Mitochondria perform significant roles in cellular energy metabolism, free radical generation, control of cell death, growth, development, integration of signals from mitochondria to nucleus and nucleus to mitochondria, and various metabolic pathways (Singh et al. 2014). The assessment time for mitochondrial toxicity parameters was selected according to previous studies (1 h) (Hosseini et al. 2013; Razzaghi-Asl et al. 2017). Our results on isolated mitochondria obtained from human monocytes showed significant mitochondrial toxic changes such as mitochondrial swelling, inhibition of SDH, and cytochrome C release (Fig. 5a–c). Mitochondrial alterations have been associated with some forms of disorders (Zapico and Ubelaker 2014). Additionally, our results suggest that the gradual and progressive occurrence of these alterations in exposed oncology drugs may play a role in progression of mentioned diseases.

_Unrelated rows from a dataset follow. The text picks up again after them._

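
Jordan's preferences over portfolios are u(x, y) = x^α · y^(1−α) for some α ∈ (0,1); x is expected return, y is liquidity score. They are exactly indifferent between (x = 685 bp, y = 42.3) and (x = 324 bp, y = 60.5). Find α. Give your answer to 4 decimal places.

The Cobb–Douglas utilities coincide, so 685^α·42.3^(1−α) = 324^α·60.5^(1−α).
Taking logs: α·ln 685 + (1−α)·ln 42.3 = α·ln 324 + (1−α)·ln 60.5, i.e. α·0.7486753 = (1−α)·0.3578563.
With A = 0.7486753 and B = 0.3578563: α·A = (1−α)·B, so α = B/(A+B) = 0.3578563/1.1065316 ≈ 0.3234.

α ≈ 0.3234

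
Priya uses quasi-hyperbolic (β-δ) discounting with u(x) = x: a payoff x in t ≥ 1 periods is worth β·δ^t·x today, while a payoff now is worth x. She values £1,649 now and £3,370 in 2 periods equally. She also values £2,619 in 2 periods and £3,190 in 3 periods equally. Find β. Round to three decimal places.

From the later pair, β·δ^2·2619 = β·δ^3·3190; dividing through, δ = 2619/3190 = 0.82100.
The first indifference: 1649 = β·δ^2·3370, so β = 1649/(δ^2·3370) = 1649/(0.67405·3370) ≈ 0.726.

β ≈ 0.726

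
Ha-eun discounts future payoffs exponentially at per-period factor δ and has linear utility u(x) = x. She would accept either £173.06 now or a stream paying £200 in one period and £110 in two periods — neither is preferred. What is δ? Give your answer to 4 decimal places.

δ ≈ 0.6400

The stream is worth 200δ + 110δ² today, so 200δ + 110δ² = 173.06.
Rearranged: 110δ² + 200δ − 173.06 = 0.
By the quadratic formula (taking the positive root), δ = (−200 + √116146.40) / 220 ≈ 0.6400.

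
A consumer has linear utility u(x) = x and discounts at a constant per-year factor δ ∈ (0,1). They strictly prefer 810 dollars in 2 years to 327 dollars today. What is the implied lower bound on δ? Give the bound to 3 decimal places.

Comparing present values: 327 < δ^2·810.
Hence δ^2 > 327/810 = 0.40370, and x ↦ x^(1/2) is increasing on (0,∞).
δ > 0.40370^(1/2) = 0.635.

δ > 0.635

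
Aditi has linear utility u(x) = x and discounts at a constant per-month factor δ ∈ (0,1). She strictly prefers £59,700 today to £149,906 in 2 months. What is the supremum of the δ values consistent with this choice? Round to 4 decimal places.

δ < 0.6311

Comparing present values: 59700 > δ^2·149906.
Hence δ^2 < 59700/149906 = 0.39825, and x ↦ x^(1/2) is increasing on (0,∞).
δ < (59700/149906)^(1/2) ≈ 0.6311.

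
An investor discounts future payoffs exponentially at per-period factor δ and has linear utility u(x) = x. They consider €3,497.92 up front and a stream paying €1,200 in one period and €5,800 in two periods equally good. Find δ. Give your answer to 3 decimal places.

δ ≈ 0.680

Present value of the stream is 1200·δ + 5800·δ². Indifference gives 1200δ + 5800δ² = 3497.92.
Rearranged: 5800δ² + 1200δ − 3497.92 = 0.
The positive root is δ = [−1200 + √(1200² + 4·5800·3497.92)] / (2·5800) = (−1200 + 9088.000)/11600 ≈ 0.680.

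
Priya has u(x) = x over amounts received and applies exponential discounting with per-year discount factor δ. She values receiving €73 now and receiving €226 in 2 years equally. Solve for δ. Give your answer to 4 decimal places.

The payoff in 2 years is discounted by δ^2, so u(73) = δ^2·u(226) and δ^2 = u(73)/u(226).
With u(x) = x: δ^2 = 73/226 = 0.32301.
So δ = 0.32301^(1/2) ≈ 0.5683.

δ ≈ 0.5683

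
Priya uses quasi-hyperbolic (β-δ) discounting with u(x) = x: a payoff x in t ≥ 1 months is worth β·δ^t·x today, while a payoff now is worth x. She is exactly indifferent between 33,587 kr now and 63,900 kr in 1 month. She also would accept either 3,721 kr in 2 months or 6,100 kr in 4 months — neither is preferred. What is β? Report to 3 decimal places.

The second indifference involves only future payoffs, so β cancels: β·δ^2·3721 = β·δ^4·6100, giving δ^2 = 3721/6100 = 0.61000, so δ = 0.78102.
Now use the now-vs-future pair: 33587 = β·δ·63900 gives β = 33587/(0.78102·63900) ≈ 0.673.

β ≈ 0.673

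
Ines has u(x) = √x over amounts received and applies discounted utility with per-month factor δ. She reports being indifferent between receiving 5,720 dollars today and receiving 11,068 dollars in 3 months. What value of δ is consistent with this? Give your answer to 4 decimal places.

The payoff in 3 months is discounted by δ^3, so u(5720) = δ^3·u(11068) and δ^3 = u(5720)/u(11068).
With u(x) = √x: δ^3 = √5720/√11068 = √(5720/11068) = 0.71889.
So δ = 0.71889^(1/3) ≈ 0.8958.

δ ≈ 0.8958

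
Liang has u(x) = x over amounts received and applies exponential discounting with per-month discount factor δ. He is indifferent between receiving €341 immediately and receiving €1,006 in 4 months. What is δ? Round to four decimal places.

Indifference means u(341) = δ^4 · u(1006), so δ^4 = u(341)/u(1006).
With u(x) = x: δ^4 = 341/1006 = 0.33897.
So δ = 0.33897^(1/4) ≈ 0.7630.

δ ≈ 0.7630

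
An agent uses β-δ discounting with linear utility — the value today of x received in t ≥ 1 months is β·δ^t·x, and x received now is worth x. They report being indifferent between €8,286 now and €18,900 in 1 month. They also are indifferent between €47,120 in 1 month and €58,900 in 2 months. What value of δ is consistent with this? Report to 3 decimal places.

δ ≈ 0.800

From the later pair, β·δ^1·47120 = β·δ^2·58900; dividing through, δ = 47120/58900 = 0.80000.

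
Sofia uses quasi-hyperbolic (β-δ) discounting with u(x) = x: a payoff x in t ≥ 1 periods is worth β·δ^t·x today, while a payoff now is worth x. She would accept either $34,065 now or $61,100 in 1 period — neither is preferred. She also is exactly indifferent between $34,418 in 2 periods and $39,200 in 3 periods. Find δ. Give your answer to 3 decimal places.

Both payoffs in the second observation are in the future, so β drops out: δ^2·34418 = δ^3·39200 ⇒ δ = 34418/39200 = 0.87801.

δ ≈ 0.878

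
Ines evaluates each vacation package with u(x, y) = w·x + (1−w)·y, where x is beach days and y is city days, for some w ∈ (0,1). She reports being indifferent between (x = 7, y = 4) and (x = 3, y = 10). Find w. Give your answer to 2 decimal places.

Indifference: w·7 + (1−w)·4 = w·3 + (1−w)·10.
Collecting terms: w·4 = (1−w)·6.
The marginal rate of substitution is 6/4, so w = 6/(4+6) = 0.60.

w = 0.60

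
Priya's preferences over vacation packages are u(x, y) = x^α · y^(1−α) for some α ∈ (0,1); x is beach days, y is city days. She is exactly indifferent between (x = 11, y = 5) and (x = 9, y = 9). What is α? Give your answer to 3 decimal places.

Indifference: 11^α · 5^(1−α) = 9^α · 9^(1−α).
Rearrange to (11/9)^α = (9/5)^(1−α) and take logs: α·0.200671 = (1−α)·0.587787.
With A = 0.200671 and B = 0.587787: α·A = (1−α)·B, so α = B/(A+B) = 0.587787/0.788458 ≈ 0.745.

α ≈ 0.745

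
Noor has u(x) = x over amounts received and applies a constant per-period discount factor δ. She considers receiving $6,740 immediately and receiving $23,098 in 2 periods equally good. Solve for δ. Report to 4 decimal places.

δ ≈ 0.5402

The payoff in 2 periods is discounted by δ^2, so u(6740) = δ^2·u(23098) and δ^2 = u(6740)/u(23098).
With u(x) = x: δ^2 = 6740/23098 = 0.29180.
Taking the square root: δ = 0.29180^(1/2) ≈ 0.5402.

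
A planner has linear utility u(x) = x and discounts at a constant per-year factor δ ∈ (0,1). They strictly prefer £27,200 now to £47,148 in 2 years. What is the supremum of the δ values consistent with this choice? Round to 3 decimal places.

δ < 0.760

Comparing present values: 27200 > δ^2·47148.
Dividing by 47148: δ^2 < 0.57691. Both sides are positive, so the square root keeps the direction.
δ < (27200/47148)^(1/2) ≈ 0.760.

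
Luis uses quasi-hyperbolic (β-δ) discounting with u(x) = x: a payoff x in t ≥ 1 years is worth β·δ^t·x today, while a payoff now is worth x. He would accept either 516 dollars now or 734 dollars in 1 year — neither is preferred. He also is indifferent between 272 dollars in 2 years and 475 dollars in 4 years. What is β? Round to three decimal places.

Both payoffs in the second observation are in the future, so β drops out: δ^2·272 = δ^4·475 ⇒ δ^2 = 272/475 = 0.57263, so δ = 0.75672.
The first indifference: 516 = β·δ·734, so β = 516/(δ·734) = 516/(0.75672·734) ≈ 0.929.

β ≈ 0.929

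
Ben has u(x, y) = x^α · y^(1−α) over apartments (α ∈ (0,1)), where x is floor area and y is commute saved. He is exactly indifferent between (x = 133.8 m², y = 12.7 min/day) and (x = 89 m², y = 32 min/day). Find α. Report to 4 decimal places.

Indifference: 133.8^α · 12.7^(1−α) = 89^α · 32^(1−α).
(133.8/89)^α = (32/12.7)^(1−α); take logs: α·ln(133.8/89) = (1−α)·ln(32/12.7), i.e. α·0.4077098 = (1−α)·0.9241339.
Thus α·(1.3318437) = 0.9241339, so α = 0.9241339/1.3318437 ≈ 0.6939.

α ≈ 0.6939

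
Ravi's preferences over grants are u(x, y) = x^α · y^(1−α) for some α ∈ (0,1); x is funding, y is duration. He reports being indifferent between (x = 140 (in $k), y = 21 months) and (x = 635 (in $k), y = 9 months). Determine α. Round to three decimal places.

The Cobb–Douglas utilities coincide, so 140^α·21^(1−α) = 635^α·9^(1−α).
Taking logs: α·ln 140 + (1−α)·ln 21 = α·ln 635 + (1−α)·ln 9, i.e. α·-1.511983 = (1−α)·-0.847298.
So α/(1−α) = (-0.847298)/(-1.511983) = 0.560389, and α = 0.560389/1.560389 ≈ 0.359.

α ≈ 0.359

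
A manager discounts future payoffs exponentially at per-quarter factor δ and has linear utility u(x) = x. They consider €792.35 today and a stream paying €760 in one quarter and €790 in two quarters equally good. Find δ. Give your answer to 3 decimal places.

The stream is worth 760δ + 790δ² today, so 760δ + 790δ² = 792.35.
That is, 790δ² + 760δ − 792.35 = 0, a quadratic in δ.
δ = (−760 + √(760² + 4·790·792.35)) / (2·790) = (−760 + √3081426.00) / 1580 ≈ 0.630.

δ ≈ 0.630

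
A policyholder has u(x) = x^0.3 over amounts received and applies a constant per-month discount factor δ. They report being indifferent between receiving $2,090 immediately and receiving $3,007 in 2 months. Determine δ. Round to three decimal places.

Equating discounted utilities: u(2090) = δ^2·u(3007) ⇒ δ^2 = u(2090)/u(3007).
Since u(x) = x^0.3, δ^2 = (2090/3007)^0.3 = 0.69504^0.3 = 0.89661.
So δ = 0.89661^(1/2) ≈ 0.947.

δ ≈ 0.947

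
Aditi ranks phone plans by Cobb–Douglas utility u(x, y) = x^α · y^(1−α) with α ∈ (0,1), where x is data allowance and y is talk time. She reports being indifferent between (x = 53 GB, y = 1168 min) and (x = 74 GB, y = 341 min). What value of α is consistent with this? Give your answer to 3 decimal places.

Indifference: 53^α · 1168^(1−α) = 74^α · 341^(1−α).
Taking logs: α·ln 53 + (1−α)·ln 1168 = α·ln 74 + (1−α)·ln 341, i.e. α·-0.333773 = (1−α)·-1.231166.
Thus α·(-1.564939) = -1.231166, so α = -1.231166/-1.564939 ≈ 0.787.

α ≈ 0.787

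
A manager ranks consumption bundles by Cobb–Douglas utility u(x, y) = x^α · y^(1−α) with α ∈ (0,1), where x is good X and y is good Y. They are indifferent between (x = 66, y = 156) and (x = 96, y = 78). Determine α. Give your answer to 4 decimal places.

Set the two utilities equal: 66^α·156^(1−α) = 96^α·78^(1−α).
Rearrange to (66/96)^α = (78/156)^(1−α) and take logs: α·-0.3746934 = (1−α)·-0.6931472.
So α/(1−α) = (-0.6931472)/(-0.3746934) = 1.8499050, and α = 1.8499050/2.8499050 ≈ 0.6491.

α ≈ 0.6491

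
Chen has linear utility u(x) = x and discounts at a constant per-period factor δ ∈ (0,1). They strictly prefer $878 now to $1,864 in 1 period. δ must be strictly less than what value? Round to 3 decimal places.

δ < 0.471

Comparing present values: 878 > δ·1864.
Dividing through by 1864 gives δ < 0.47103.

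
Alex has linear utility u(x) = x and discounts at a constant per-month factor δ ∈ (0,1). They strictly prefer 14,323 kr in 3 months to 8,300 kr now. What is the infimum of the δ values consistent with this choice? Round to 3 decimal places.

δ > 0.834

Comparing present values: 8300 < δ^3·14323.
Dividing by 14323: δ^3 > 0.57949. Both sides are positive, so the cube root keeps the direction.
δ > (8300/14323)^(1/3) ≈ 0.834.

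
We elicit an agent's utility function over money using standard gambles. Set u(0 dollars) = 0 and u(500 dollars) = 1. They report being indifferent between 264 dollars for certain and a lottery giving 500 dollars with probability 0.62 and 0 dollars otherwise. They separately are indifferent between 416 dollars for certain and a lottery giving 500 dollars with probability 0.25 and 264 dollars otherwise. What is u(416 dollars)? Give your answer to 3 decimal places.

First, u(264 dollars) = 0.62·u(500 dollars) + 0.38·u(0 dollars) = 0.62.
The second indifference gives u(416 dollars) = 0.25·u(500 dollars) + 0.75·u(264 dollars) = 0.25·1.00 + 0.75·0.62 = 0.7150.

0.715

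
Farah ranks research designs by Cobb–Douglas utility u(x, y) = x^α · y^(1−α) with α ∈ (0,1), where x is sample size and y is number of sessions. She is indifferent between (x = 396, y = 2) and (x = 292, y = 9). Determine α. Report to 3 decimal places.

α ≈ 0.832

Indifference: 396^α · 2^(1−α) = 292^α · 9^(1−α).
Taking logs: α·ln 396 + (1−α)·ln 2 = α·ln 292 + (1−α)·ln 9, i.e. α·0.304660 = (1−α)·1.504077.
With A = 0.304660 and B = 1.504077: α·A = (1−α)·B, so α = B/(A+B) = 1.504077/1.808737 ≈ 0.832.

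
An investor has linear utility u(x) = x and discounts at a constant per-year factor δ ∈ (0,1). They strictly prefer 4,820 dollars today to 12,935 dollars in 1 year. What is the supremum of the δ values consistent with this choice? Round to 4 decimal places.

δ < 0.3726

Under u(x) = x this choice says 4820 > δ·12935.
Dividing through by 12935 gives δ < 0.37263.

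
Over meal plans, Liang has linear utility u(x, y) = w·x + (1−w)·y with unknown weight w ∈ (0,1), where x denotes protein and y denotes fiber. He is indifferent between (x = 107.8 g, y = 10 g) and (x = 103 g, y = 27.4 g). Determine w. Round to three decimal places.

w = 0.784

Indifference: w·107.8 + (1−w)·10 = w·103 + (1−w)·27.4.
Collecting terms: w·4.8 = (1−w)·17.4.
Hence w = 17.4/(4.8+17.4) = 17.4/22.2 = 0.784.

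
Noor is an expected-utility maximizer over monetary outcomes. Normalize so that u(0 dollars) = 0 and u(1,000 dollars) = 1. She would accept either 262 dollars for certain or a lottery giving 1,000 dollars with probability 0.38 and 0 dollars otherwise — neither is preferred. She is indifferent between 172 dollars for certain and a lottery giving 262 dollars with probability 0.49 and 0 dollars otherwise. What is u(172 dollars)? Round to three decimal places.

0.186

First, u(262 dollars) = 0.38·u(1,000 dollars) + 0.62·u(0 dollars) = 0.38.
The second indifference gives u(172 dollars) = 0.49·u(262 dollars) + 0.51·u(0 dollars) = 0.49·0.38 + 0.51·0.00 = 0.1862.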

Monocytes are central to the pathophysiology of inflammation. They have been found to be activated in rheumatoid arthritis (RA) (Davignon et al. 2012), and aberrations of monocyte phenotype and function are increasingly recognized in systemic lupus erythematosus (SLE) and animal models of the disease (Li et al. 2010). Therefore, presumably toxic compound such as TiO2-NPs could be effective in triggering of inflammatory conditions.